Il ne bouge pas. Il reste de l’autre côté de la ligne, comme un professeur aux lunettes rondes, le cheveu grisé par près de trente ans passés à fouler du cuir de ses chaussures les pelouses grasses. Face à la presse, il ne cesse de parler de « miracle » , d’un « rêve » . L’été dernier, à 63 ans, Claudio Ranieri a décidé de fuir la lumière pour ce qui ressemble à une dernière mission. Des retrouvailles avec une Angleterre quittée onze ans plus tôt, laissant derrière lui les plans du futur Chelsea de José Mourinho. Cette fois, l’Italien a posé sa mallette de cuir au cœur des Midlands, à Leicester. Quand il est arrivé, le Leicester City FC ressemblait à un miraculé, sauvé de la chute en mai par sept succès lors des neuf dernières rencontres de la saison.
Une saison terminée avec 41 points, soit seulement six d’avance sur le premier condamné, Hull City. C’était il y a huit mois. Nous sommes en janvier 2016 et mercredi soir, en s’imposant au courage au cœur de la banlieue londonienne, à Tottenham (1-0), Leicester a déjà dépassé son total final de l’exercice précédent. Le club est second, à égalité avec Arsenal, est entré dans une lutte inavouée pour un titre de champion d’Angleterre et n’a perdu que deux rencontres. Dans les couloirs de White Hart Lane, le discours creusé dans l’expérience est, pourtant, toujours le même : « On a atteint notre objectif de quarante points. C’est le principal, le club sera en Premier League la saison prochaine.(…)Je pense que beaucoup de monde se demande ce qu’il se passe à Leicester, comment on peut faire ça, mais je n’ai pas de réponse à leur donner. Je ne sais pas jusqu’où on peut aller. »
« Comme si personne ne voulait être champion »

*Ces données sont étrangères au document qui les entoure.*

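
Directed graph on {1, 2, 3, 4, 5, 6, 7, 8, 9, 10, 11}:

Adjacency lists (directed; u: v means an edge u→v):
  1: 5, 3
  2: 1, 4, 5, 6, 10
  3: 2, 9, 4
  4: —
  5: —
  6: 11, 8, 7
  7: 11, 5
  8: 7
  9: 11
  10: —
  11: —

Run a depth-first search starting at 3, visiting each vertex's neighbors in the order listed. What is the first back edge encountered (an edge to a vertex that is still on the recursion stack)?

1→3

DFS from 3 (visiting each vertex's neighbors in the order listed); mark gray on enter, black on exit:
3 gray
  2 gray
    1 gray
      5 gray
      5 black
      1→3: 3 is gray → back edge
First back edge: 1 → 3.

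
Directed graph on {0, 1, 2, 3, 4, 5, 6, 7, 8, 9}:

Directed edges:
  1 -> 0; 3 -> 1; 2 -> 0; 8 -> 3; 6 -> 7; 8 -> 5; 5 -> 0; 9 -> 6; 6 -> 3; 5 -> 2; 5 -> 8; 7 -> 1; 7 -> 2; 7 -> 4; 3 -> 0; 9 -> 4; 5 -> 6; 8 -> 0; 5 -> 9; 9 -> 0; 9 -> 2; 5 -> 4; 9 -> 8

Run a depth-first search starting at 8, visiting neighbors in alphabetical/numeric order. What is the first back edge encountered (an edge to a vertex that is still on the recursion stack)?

DFS from 8 (visiting neighbors in alphabetical/numeric order); mark gray on enter, black on exit:
8 gray
  0 gray
  0 black
  3 gray
    3→0: 0 black — skip
    1 gray
      1→0: 0 black — skip
    1 black
  3 black
  5 gray
    5→0: 0 black — skip
    2 gray
      2→0: 0 black — skip
    2 black
    4 gray
    4 black
    6 gray
      6→3: 3 black — skip
      7 gray
        7→1: 1 black — skip
        7→2: 2 black — skip
        7→4: 4 black — skip
      7 black
    6 black
    5→8: 8 is gray → back edge
First back edge: 5 → 8.

5→8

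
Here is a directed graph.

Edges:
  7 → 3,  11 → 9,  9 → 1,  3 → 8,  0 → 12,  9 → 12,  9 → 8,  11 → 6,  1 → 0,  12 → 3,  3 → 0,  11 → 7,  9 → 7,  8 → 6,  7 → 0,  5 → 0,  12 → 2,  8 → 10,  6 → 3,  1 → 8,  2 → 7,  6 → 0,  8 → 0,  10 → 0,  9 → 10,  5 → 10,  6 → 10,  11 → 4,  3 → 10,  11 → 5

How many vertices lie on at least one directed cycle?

8

A vertex is on a directed cycle iff it belongs to a strongly connected component of size ≥ 2 (or has a self-loop).
The vertices on cycles are {0, 2, 3, 6, 7, 8, 10, 12} — 8 in total.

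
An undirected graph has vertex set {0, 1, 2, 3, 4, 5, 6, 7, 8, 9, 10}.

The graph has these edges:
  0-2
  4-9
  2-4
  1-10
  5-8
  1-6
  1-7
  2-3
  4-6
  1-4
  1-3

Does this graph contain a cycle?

Yes

DFS, tracking each vertex's parent; an edge to a visited non-parent vertex closes a cycle.
Start from 7:
visit 7 (parent –)
  visit 1 (parent 7)
    visit 10 (parent 1)
      10–1: parent, skip
    visit 6 (parent 1)
      visit 4 (parent 6)
        4–6: parent, skip
        visit 9 (parent 4)
          9–4: parent, skip
        4–1: 1 visited and ≠ parent → cycle
Cycle: 1 – 6 – 4 – 1.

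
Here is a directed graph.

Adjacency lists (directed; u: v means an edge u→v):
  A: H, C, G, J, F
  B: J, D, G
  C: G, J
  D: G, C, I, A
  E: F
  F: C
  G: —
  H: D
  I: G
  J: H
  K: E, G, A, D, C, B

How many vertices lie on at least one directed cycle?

A vertex is on a directed cycle iff it belongs to a strongly connected component of size ≥ 2 (or has a self-loop).
The vertices on cycles are {A, C, D, F, H, J} — 6 in total.

6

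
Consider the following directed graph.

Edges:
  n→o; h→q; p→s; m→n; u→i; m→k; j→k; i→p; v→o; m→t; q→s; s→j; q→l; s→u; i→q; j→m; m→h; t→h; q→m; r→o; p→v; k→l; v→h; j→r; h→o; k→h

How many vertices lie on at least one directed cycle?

11

A vertex is on a directed cycle iff it belongs to a strongly connected component of size ≥ 2 (or has a self-loop).
The vertices on cycles are {h, i, j, k, m, p, q, s, t, u, v} — 11 in total.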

Ce discours, Claudio Ranieri le répète chaque semaine. Invariablement. Comme si l’important était les quarante points nécessaires au maintien. Intimement, il le sait : son équipe a changé de dimension et n’est plus regardée de la même manière. Le 29 décembre dernier, quelques minutes après un nul obtenu face à Manchester City (0-0), Ranieri le disait avec encore plus de pudeur : « Nous, on ressemble à un sous-sol qui se bat avec des villas avec piscine. Aujourd’hui, ce n’est pas facile pour nous, mais on veut se battre avec n’importe qui.(…)Ce qu’on fait est un miracle. J’aimerais que ça continue, mais ce n’est pas facile. J’aimerais que mes joueurs continuent de se battre comme aujourd’hui. » L’entraîneur italien a donc fixé ses objectifs : quarante nouveaux points sur la seconde partie de saison où Leicester ira à Manchester City, à Arsenal, à Chelsea ou encore à Manchester United. « Si on termine avec 79 points, je serai content, très content » , expliquait-il mercredi soir. L’an passé, avec ce total, City avait terminé deuxième de Premier League avec, au 10 janvier, 47 points pris et deux défaites. Leicester a aujourd’hui 43 points avec un effectif largement inférieur à celui des Citizens la saison dernière. Mais aussi un caractère de rêveur supplémentaire.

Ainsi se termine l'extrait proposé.